CVE-2022-37050: 
NixOS vulnerability analysis and mitigation

CVE-2022-37050 affects Poppler 22.07.0, specifically in the PDFDoc::savePageAs function within PDFDoc.c. The vulnerability was discovered in 2022 and allows attackers to cause a denial-of-service condition through application crashes (SIGABRT) by crafting malicious PDF files that mishandle the xref data structure during getCatalog processing.
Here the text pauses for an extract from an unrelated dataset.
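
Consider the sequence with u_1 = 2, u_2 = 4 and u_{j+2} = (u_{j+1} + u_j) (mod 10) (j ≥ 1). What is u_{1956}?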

This vulnerability is notably a result of an incomplete patch for a previous vulnerability (CVE-2018-20662) (NVD).

The vulnerability has a CVSS v3.1 Base Score of 6.5 (Medium), with the vector string CVSS:3.1/AV:N/AC:L/PR:N/UI:R/S:U/C:N/I:N/A:H. The issue specifically occurs in the PDFDoc::savePageAs function when processing the xref data structure during catalog operations. The vulnerability manifests as a crash with SIGABRT at poppler/Object.h:435 when attempting to process specially crafted PDF files (NVD, Gitlab Issue).
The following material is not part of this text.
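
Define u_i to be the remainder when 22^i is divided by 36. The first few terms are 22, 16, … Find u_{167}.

16

u_1 = 22, u_2 = 16, u_3 = 28, u_4 = 4, u_5 = 16.
Since u_5 = u_2 = 16, the sequence is eventually periodic: after a pre-period of length 1 it cycles with period 3.
For i ≥ 2, u_i depends only on (i - 2) mod 3. (167 - 2) mod 3 = 0, so u_{167} = u_2 = 16.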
When exploited, this vulnerability results in a denial-of-service condition through application crashes. The impact is limited to availability, with no direct effect on confidentiality or integrity of the system. The CVSS scoring indicates high availability impact but no impact on confidentiality or integrity (NVD).
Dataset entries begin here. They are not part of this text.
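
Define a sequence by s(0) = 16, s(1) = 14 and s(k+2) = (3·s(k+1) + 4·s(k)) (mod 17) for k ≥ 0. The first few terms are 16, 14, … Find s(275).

Computing terms: s(0) = 16, s(1) = 14, s(2) = 4, s(3) = 0, s(4) = 16, s(5) = 14.
Since (s(4), s(5)) = (s(0), s(1)) = (16, 14) (two consecutive terms determine the rest), the sequence is periodic with period 4.
(275 - 0) mod 4 = 3, so s(275) = s(3) = 0.

0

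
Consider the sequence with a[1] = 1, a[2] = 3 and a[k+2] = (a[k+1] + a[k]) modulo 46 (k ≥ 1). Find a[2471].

1

We have a[1] = 1, a[2] = 3, a[3] = 4, a[4] = 7, a[5] = 11, a[6] = 18, a[7] = 29, a[8] = 1, a[9] = 30, a[10] = 31, a[11] = 15, a[12] = 0, a[13] = 15, a[14] = 15, a[15] = 30, a[16] = 45, a[17] = 29, a[18] = 28, a[19] = 11, a[20] = 39, a[21] = 4, a[22] = 43, a[23] = 1, a[24] = 44, a[25] = 45, a[26] = 43, a[27] = 42, a[28] = 39, a[29] = 35, a[30] = 28, a[31] = 17, a[32] = 45, a[33] = 16, a[34] = 15, a[35] = 31, a[36] = 0, a[37] = 31, a[38] = 31, a[39] = 16, a[40] = 1, a[41] = 17, a[42] = 18, a[43] = 35, a[44] = 7, a[45] = 42, a[46] = 3, a[47] = 45, a[48] = 2, a[49] = 1, a[50] = 3.
Since (a[49], a[50]) = (a[1], a[2]) = (1, 3) (two consecutive terms determine the rest), the sequence is periodic with period 48.
(2471 - 1) mod 48 = 22, so a[2471] = a[23] = 1.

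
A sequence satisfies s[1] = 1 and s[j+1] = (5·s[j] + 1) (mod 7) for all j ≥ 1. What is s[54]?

0

s[1] = 1,  s[2] = 6,  s[3] = 3,  s[4] = 2,  s[5] = 4,  s[6] = 0,  s[7] = 1.
Since s[7] = s[1] = 1, the sequence is periodic with period 6.
(54 - 1) mod 6 = 5, so s[54] = s[6] = 0.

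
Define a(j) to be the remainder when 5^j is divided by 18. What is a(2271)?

17

Listing terms: a(0) = 1; a(1) = 5; a(2) = 7; a(3) = 17; a(4) = 13; a(5) = 11; a(6) = 1.
Since a(6) = a(0) = 1, the sequence is periodic with period 6.
(2271 - 0) mod 6 = 3, so a(2271) = a(3) = 17.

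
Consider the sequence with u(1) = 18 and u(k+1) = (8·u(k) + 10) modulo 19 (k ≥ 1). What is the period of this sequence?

6

u(1) = 18,  u(2) = 2,  u(3) = 7,  u(4) = 9,  u(5) = 6,  u(6) = 1,  u(7) = 18.
Since u(7) = u(1) = 18, the sequence is periodic with period 6.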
The vulnerability has been patched in various distributions and versions. Ubuntu has released fixes for multiple versions including 22.04 LTS (22.02.0-2ubuntu0.3), 20.04 LTS (0.86.1-0ubuntu1.4), and 18.04 LTS. Debian has addressed this in version 0.71.0-5+deb10u3 for Debian 10 buster. The fix involves checking XRef's Catalog for being a Dict (Ubuntu Notice, Debian LTS).